The first relates to witness evidence and what not to do in the witness box. In this case, the court found Mr Nag to be an unsatisfactory and unreliable witness and made the following comments: “…his modus operandi was to ignore whatever question was put to him but instead to use the witness box as a platform for a diatribe against the liquidator and the Claimant's counsel. I lost count of the number of times I had to tell him to answer the question he had been asked and to warn him that his behaviour was not helpful to his case.
“Although he accepted a degree of blame where he regarded it as impossible to avoid, he frequently sought to blame others for what happened. His evidence contained inconsistencies, which I am satisfied arose because he was simply saying whatever he thought would help his case in answer to one question, forgetting that he had previously given an inconsistent response in answer to a different question…”.
The second relates to reliance on legal advice in relation to convoluted business transactions. In this case, the court made the following comments: “In the present case the documents executed on 28 March 2013 are curious and convoluted. Any honest and reasonable company director who was in any doubt would have asked his solicitor for advice on whether it was proper to structure the transaction in this roundabout way. In my judgment Mr Nag deliberately refrained from asking because he did not wish to receive unwelcome advice…”.

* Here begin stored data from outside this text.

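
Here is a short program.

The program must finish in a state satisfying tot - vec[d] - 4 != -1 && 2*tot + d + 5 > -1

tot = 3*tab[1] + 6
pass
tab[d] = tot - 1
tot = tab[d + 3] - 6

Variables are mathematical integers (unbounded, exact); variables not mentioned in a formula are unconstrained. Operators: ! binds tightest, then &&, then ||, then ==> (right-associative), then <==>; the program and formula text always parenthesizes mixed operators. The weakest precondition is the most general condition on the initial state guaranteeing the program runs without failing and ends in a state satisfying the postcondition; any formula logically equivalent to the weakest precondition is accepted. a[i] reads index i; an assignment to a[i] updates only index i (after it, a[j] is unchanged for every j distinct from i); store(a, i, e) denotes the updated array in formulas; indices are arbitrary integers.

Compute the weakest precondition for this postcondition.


Working backward. After the program, the postcondition tot - vec[d] - 4 != -1 && 2*tot + d + 5 > -1 must hold; in canonical form it is tot != vec[d] + 3 && d + 2*tot > -6.
Before tot := tab[d + 3] - 6: tab[d + 3] != vec[d] + 9 && 2*tab[d + 3] + d > 6
Before tab[d] := tot - 1: store(tab, d, tot - 1)[d + 3] != vec[d] + 9 && 2*store(tab, d, tot - 1)[d + 3] + d > 6
Before skip: store(tab, d, tot - 1)[d + 3] != vec[d] + 9 && 2*store(tab, d, tot - 1)[d + 3] + d > 6
Before tot := 3*tab[1] + 6: store(tab, d, 3*tab[1] + 5)[d + 3] != vec[d] + 9 && 2*store(tab, d, 3*tab[1] + 5)[d + 3] + d > 6
Answer: WP = store(tab, d, 3*tab[1] + 5)[d + 3] != vec[d] + 9 && 2*store(tab, d, 3*tab[1] + 5)[d + 3] + d > 6


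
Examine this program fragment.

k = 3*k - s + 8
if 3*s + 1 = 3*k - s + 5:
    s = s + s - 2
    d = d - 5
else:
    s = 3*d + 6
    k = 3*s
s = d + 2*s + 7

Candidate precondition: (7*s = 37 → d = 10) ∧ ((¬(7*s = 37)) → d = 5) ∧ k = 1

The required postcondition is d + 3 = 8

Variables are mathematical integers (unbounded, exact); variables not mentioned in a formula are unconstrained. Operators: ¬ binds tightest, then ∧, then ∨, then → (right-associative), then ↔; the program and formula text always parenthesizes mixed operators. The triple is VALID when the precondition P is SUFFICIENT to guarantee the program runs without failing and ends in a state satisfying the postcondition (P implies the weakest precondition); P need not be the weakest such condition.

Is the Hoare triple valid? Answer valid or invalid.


Working backward. After the program, the postcondition d + 3 = 8 must hold; in canonical form it is d = 5.
Before s := d + 2*s + 7: d = 5
Then branch requires d = 10; else branch requires d = 5.
Before the if: (4*s = 3*k + 4 → d = 10) ∧ ((¬(4*s = 3*k + 4)) → d = 5)
Before k := 3*k - s + 8: (7*s = 9*k + 28 → d = 10) ∧ ((¬(7*s = 9*k + 28)) → d = 5)
The weakest precondition is (7*s = 9*k + 28 → d = 10) ∧ ((¬(7*s = 9*k + 28)) → d = 5).
Check whether (7*s = 37 → d = 10) ∧ ((¬(7*s = 37)) → d = 5) ∧ k = 1 implies it.
Every state satisfying the precondition satisfies the weakest precondition: the implication holds.
Answer: valid


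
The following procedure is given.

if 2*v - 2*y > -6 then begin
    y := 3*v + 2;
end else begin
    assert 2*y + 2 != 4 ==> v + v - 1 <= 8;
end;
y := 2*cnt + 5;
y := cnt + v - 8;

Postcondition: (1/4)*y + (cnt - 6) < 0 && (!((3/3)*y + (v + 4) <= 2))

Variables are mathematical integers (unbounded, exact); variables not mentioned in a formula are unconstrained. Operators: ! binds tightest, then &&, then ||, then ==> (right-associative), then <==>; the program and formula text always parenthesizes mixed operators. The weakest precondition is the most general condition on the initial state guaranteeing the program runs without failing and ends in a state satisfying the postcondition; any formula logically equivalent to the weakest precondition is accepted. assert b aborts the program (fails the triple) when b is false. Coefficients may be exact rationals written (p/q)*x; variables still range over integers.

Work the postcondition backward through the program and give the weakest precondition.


Working backward. After the program, the postcondition (1/4)*y + (cnt - 6) < 0 && (!((3/3)*y + (v + 4) <= 2)) must hold; in canonical form it is cnt + (1/4)*y < 6 && (!(v + y <= -2)).
Before y := cnt + v - 8: (5/4)*cnt + (1/4)*v < 8 && (!(cnt + 2*v <= 6))
Before y := 2*cnt + 5: (5/4)*cnt + (1/4)*v < 8 && (!(cnt + 2*v <= 6))
Then branch requires (5/4)*cnt + (1/4)*v < 8 && (!(cnt + 2*v <= 6)); else branch requires (2*y != 2 ==> 2*v <= 9) && (5/4)*cnt + (1/4)*v < 8 && (!(cnt + 2*v <= 6)).
Before the if: (2*v > 2*y - 6 ==> ((5/4)*cnt + (1/4)*v < 8 && (!(cnt + 2*v <= 6)))) && ((!(2*v > 2*y - 6)) ==> ((2*y != 2 ==> 2*v <= 9) && (5/4)*cnt + (1/4)*v < 8 && (!(cnt + 2*v <= 6))))
Answer: WP = (2*v > 2*y - 6 ==> ((5/4)*cnt + (1/4)*v < 8 && (!(cnt + 2*v <= 6)))) && ((!(2*v > 2*y - 6)) ==> ((2*y != 2 ==> 2*v <= 9) && (5/4)*cnt + (1/4)*v < 8 && (!(cnt + 2*v <= 6))))


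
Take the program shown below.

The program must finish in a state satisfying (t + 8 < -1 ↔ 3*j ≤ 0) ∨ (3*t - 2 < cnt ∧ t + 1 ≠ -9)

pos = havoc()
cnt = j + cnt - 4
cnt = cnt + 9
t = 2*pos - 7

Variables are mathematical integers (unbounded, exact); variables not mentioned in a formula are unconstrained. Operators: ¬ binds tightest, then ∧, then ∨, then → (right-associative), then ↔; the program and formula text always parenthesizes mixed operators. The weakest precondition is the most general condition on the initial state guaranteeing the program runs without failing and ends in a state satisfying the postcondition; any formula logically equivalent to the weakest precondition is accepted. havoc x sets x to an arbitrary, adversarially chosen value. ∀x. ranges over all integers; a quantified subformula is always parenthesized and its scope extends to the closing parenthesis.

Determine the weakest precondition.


Working backward. After the program, the postcondition (t + 8 < -1 ↔ 3*j ≤ 0) ∨ (3*t - 2 < cnt ∧ t + 1 ≠ -9) must hold; in canonical form it is (t < -9 ↔ 3*j ≤ 0) ∨ (3*t < cnt + 2 ∧ t ≠ -10).
Before t := 2*pos - 7: (2*pos < -2 ↔ 3*j ≤ 0) ∨ (6*pos < cnt + 23 ∧ 2*pos ≠ -3)
Before cnt := cnt + 9: (2*pos < -2 ↔ 3*j ≤ 0) ∨ (6*pos < cnt + 32 ∧ 2*pos ≠ -3)
Before cnt := j + cnt - 4: (2*pos < -2 ↔ 3*j ≤ 0) ∨ (6*pos < cnt + j + 28 ∧ 2*pos ≠ -3)
Before havoc pos: ∀pos_1. ((2*pos_1 < -2 ↔ 3*j ≤ 0) ∨ (6*pos_1 < cnt + j + 28 ∧ 2*pos_1 ≠ -3))
Answer: WP = ∀pos_1. ((2*pos_1 < -2 ↔ 3*j ≤ 0) ∨ (6*pos_1 < cnt + j + 28 ∧ 2*pos_1 ≠ -3))


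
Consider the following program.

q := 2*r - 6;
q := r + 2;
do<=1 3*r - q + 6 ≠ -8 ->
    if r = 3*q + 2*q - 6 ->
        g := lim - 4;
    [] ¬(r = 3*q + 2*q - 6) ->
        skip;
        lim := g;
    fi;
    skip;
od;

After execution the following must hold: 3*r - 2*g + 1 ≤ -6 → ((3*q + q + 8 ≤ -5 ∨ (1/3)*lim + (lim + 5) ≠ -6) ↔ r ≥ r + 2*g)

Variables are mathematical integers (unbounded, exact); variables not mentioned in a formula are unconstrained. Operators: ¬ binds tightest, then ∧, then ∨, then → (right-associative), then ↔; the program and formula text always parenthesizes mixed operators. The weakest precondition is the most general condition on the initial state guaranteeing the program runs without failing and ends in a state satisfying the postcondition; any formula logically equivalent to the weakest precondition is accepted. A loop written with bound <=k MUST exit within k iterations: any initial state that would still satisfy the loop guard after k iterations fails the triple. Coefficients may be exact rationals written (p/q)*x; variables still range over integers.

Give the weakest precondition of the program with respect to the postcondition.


Working backward. After the program, the postcondition 3*r - 2*g + 1 ≤ -6 → ((3*q + q + 8 ≤ -5 ∨ (1/3)*lim + (lim + 5) ≠ -6) ↔ r ≥ r + 2*g) must hold; in canonical form it is 3*r ≤ 2*g - 7 → ((4*q ≤ -13 ∨ (4/3)*lim ≠ -11) ↔ 2*g ≤ 0).
Before the loop (bound <=1), unroll the exhaustion recursion (WP_0 = exit-now case; WP_j = one more guarded iteration, up to j = 1):
  WP_0: (¬(3*r ≠ q - 14)) ∧ (3*r ≤ 2*g - 7 → ((4*q ≤ -13 ∨ (4/3)*lim ≠ -11) ↔ 2*g ≤ 0))
  WP_1: (3*r ≠ q - 14 → ((r = 5*q - 6 → ((¬(3*r ≠ q - 14)) ∧ (3*r ≤ 2*lim - 15 → ((4*q ≤ -13 ∨ (4/3)*lim ≠ -11) ↔ 2*lim ≤ 8)))) ∧ ((¬(r = 5*q - 6)) → ((¬(3*r ≠ q - 14)) ∧ (3*r ≤ 2*g - 7 → ((4*q ≤ -13 ∨ (4/3)*g ≠ -11) ↔ 2*g ≤ 0)))))) ∧ ((¬(3*r ≠ q - 14)) → (3*r ≤ 2*g - 7 → ((4*q ≤ -13 ∨ (4/3)*lim ≠ -11) ↔ 2*g ≤ 0)))
So before the loop: (3*r ≠ q - 14 → ((r = 5*q - 6 → ((¬(3*r ≠ q - 14)) ∧ (3*r ≤ 2*lim - 15 → ((4*q ≤ -13 ∨ (4/3)*lim ≠ -11) ↔ 2*lim ≤ 8)))) ∧ ((¬(r = 5*q - 6)) → ((¬(3*r ≠ q - 14)) ∧ (3*r ≤ 2*g - 7 → ((4*q ≤ -13 ∨ (4/3)*g ≠ -11) ↔ 2*g ≤ 0)))))) ∧ ((¬(3*r ≠ q - 14)) → (3*r ≤ 2*g - 7 → ((4*q ≤ -13 ∨ (4/3)*lim ≠ -11) ↔ 2*g ≤ 0)))
Before q := r + 2: (2*r ≠ -12 → ((4*r = -4 → ((¬(2*r ≠ -12)) ∧ (3*r ≤ 2*lim - 15 → ((4*r ≤ -21 ∨ (4/3)*lim ≠ -11) ↔ 2*lim ≤ 8)))) ∧ ((¬(4*r = -4)) → ((¬(2*r ≠ -12)) ∧ (3*r ≤ 2*g - 7 → ((4*r ≤ -21 ∨ (4/3)*g ≠ -11) ↔ 2*g ≤ 0)))))) ∧ ((¬(2*r ≠ -12)) → (3*r ≤ 2*g - 7 → ((4*r ≤ -21 ∨ (4/3)*lim ≠ -11) ↔ 2*g ≤ 0)))
Before q := 2*r - 6: (2*r ≠ -12 → ((4*r = -4 → ((¬(2*r ≠ -12)) ∧ (3*r ≤ 2*lim - 15 → ((4*r ≤ -21 ∨ (4/3)*lim ≠ -11) ↔ 2*lim ≤ 8)))) ∧ ((¬(4*r = -4)) → ((¬(2*r ≠ -12)) ∧ (3*r ≤ 2*g - 7 → ((4*r ≤ -21 ∨ (4/3)*g ≠ -11) ↔ 2*g ≤ 0)))))) ∧ ((¬(2*r ≠ -12)) → (3*r ≤ 2*g - 7 → ((4*r ≤ -21 ∨ (4/3)*lim ≠ -11) ↔ 2*g ≤ 0)))
Answer: WP = (2*r ≠ -12 → ((4*r = -4 → ((¬(2*r ≠ -12)) ∧ (3*r ≤ 2*lim - 15 → ((4*r ≤ -21 ∨ (4/3)*lim ≠ -11) ↔ 2*lim ≤ 8)))) ∧ ((¬(4*r = -4)) → ((¬(2*r ≠ -12)) ∧ (3*r ≤ 2*g - 7 → ((4*r ≤ -21 ∨ (4/3)*g ≠ -11) ↔ 2*g ≤ 0)))))) ∧ ((¬(2*r ≠ -12)) → (3*r ≤ 2*g - 7 → ((4*r ≤ -21 ∨ (4/3)*lim ≠ -11) ↔ 2*g ≤ 0)))


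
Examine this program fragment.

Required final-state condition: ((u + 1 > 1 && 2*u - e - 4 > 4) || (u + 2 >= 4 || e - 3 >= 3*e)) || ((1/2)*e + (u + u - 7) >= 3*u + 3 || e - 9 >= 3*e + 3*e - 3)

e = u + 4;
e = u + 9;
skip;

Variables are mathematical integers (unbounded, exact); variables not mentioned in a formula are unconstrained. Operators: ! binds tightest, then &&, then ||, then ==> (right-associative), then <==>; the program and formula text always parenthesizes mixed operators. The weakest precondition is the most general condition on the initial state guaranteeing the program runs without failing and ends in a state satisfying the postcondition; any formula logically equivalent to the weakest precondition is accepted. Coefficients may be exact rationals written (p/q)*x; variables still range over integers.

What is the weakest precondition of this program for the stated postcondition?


Working backward. After the program, the postcondition ((u + 1 > 1 && 2*u - e - 4 > 4) || (u + 2 >= 4 || e - 3 >= 3*e)) || ((1/2)*e + (u + u - 7) >= 3*u + 3 || e - 9 >= 3*e + 3*e - 3) must hold; in canonical form it is (u > 0 && 2*u > e + 8) || u >= 2 || 2*e <= -3 || (1/2)*e >= u + 10 || 5*e <= -6.
Before skip: (u > 0 && 2*u > e + 8) || u >= 2 || 2*e <= -3 || (1/2)*e >= u + 10 || 5*e <= -6
Before e := u + 9: (u > 0 && u > 17) || u >= 2 || 2*u <= -21 || (1/2)*u <= -11/2 || 5*u <= -51
Before e := u + 4: (u > 0 && u > 17) || u >= 2 || 2*u <= -21 || (1/2)*u <= -11/2 || 5*u <= -51
Answer: WP = (u > 0 && u > 17) || u >= 2 || 2*u <= -21 || (1/2)*u <= -11/2 || 5*u <= -51


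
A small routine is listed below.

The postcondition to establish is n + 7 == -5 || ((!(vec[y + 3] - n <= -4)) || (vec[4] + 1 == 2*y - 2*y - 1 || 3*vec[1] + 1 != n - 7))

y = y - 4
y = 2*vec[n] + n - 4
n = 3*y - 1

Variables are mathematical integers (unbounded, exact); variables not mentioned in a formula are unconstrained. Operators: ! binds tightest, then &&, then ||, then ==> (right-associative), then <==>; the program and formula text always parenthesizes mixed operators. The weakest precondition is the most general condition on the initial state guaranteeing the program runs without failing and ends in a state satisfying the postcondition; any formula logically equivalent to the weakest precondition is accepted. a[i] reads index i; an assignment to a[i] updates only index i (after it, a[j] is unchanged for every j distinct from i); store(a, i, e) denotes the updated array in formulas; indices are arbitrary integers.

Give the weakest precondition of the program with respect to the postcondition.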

The third relates to having trust in your partner when signing documents and avoid a finding of “wilful blindness” in relation to dishonest assistance. In this case, the court made the following comments: “…It is understandable that a person might place great trust in their spouse …This is particularly so in the case of a person who had not worked for the previous seven years, but had been a full-time mother and home-maker, leaving all matters of business to her husband …But would a spouse who had a high degree of trust in her husband sign whatever business documents he asked her to sign…? …There is a difference between having a high level of trust in your spouse and simply doing whatever your spouse asks you to do, regardless of whether it is right or wrong …Her approach was to refrain from considering whether it was right or wrong but simply to do whatever her husband asked …She chose to allow him to be the arbiter of whether it was right or wrong …This amounts to wilful blindness, which is not the way that an ordinary decent person would have behaved in the circumstances of this case…”.
The fourth relates to interest claimed and the substantial impact this can have on the quantum of the judgment debt. In this case, interest was awarded at the rate of 4% compounded with quarterly rests with interest calculated on the judgment exceeding £722,000.